A construction of canonical nonconforming finite element spaces for elliptic equations of any order in any dimension

TL;DR

This paper introduces a unified approach to constructing canonical nonconforming finite element spaces for elliptic equations of any order in any dimension, ensuring consistency and unisolvence.

Contribution

It develops a general construction method for $H^m$-nonconforming finite elements applicable in any dimension and order, extending previous specific cases.

Findings

Constructed finite element spaces for any order and dimension.

Proved unisolvence using integral representations and induction.

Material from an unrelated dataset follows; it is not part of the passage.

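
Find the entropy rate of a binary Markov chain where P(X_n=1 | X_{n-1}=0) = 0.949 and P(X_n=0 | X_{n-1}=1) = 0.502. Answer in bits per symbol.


Stationary distribution: pi_0 = p10/(p01+p10) = 0.346, pi_1 = 0.654. Entropy rate H' = pi_0*H(p01) + pi_1*H(p10) = 0.346*0.2906 + 0.654*1.0 = 0.7546

0.7546 bits/symbol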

Numerical results validate theoretical properties for 2D cases.

Abstract

A unified construction of canonical $H^m$-nonconforming finite elements is developed for $n$-dimensional simplices for any $m, n \geq 1$. Consistency with the Morley-Wang-Xu elements [Math. Comp. 82 (2013), pp. 25-43] is maintained when $m \leq n$. In the general case, the degrees of freedom and the shape function space exhibit well-matched multi-layer structures that ensure their alignment. Building on the concept of the nonconforming bubble function, the unisolvence is established using an equivalent integral-type representation of the shape function space and by applying induction on $m$. The corresponding nonconforming finite element method applies to $2m$-th order elliptic problems, with numerical results for $m=3$ and $m=4$ in 2D supporting the theoretical analysis.